Los hijos de.... (1)


Aquel hombre se hallaba sentado en una de las mesas del exterior de un bar cualquiera, tomándose un café y saboreando el humo de un cigarro, mientras pensaba en las cosas de su vida diaria.

De repente aparece una señora bien vestida y aseada, de unos 40 años, a la que se notaba le gustaba cuidarse, y que el hombre había visto en varias ocasiones por el mismo bar sin haberle prestado, como en esta ocasión, atención preferente.

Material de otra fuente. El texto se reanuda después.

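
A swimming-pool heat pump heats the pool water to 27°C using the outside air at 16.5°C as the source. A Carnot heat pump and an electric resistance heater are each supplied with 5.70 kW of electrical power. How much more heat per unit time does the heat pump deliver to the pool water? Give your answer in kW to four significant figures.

157.2 kW

In absolute terms T_C = 289.65 K and T_H = 300.15 K, so ΔT = 10.50 K.
COP_Carnot = T_H/ΔT = 300.15/10.50 = 28.59.
The heat pump delivers Q̇_H = COP × Ẇ = 162.9 kW; the resistance heater delivers Ẇ = 5.700 kW.
Extra = (COP − 1)·Ẇ = 157.2 kW.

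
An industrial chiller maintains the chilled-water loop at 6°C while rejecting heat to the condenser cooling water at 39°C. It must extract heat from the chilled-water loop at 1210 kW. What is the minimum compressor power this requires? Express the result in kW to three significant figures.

143 kW

In absolute terms T_C = 279.15 K and T_H = 312.15 K, so ΔT = 33.00 K.
COP_Carnot = T_C/ΔT = 279.15/33.00 = 8.459.
Ẇ_min = Q̇/COP_Carnot = 1210/8.459 = 143.0 kW.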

La señora pide un café y se sienta en la mesa contigua a la del aquel hombre pensativo, y al igual que él, saca un cigarro con la intención de fumárselo pero no encuentra el encendedor, decidiendo acercarse al hombre y pedirle fuego, quien amablemente le deja su mechero para que hiciera uso del mismo.

Pasan varios minutos, en los que cada uno tiene la vista y mente en sus propias divagaciones, cuando de repente la señora comenta en voz alta:

Que hijo de puta es” quejose ella.

Perdón señora” espetó aquel hombre, que no esperaba que ella hablara.

Nada, nada, me ha salido en voz alta”, respondió la señora.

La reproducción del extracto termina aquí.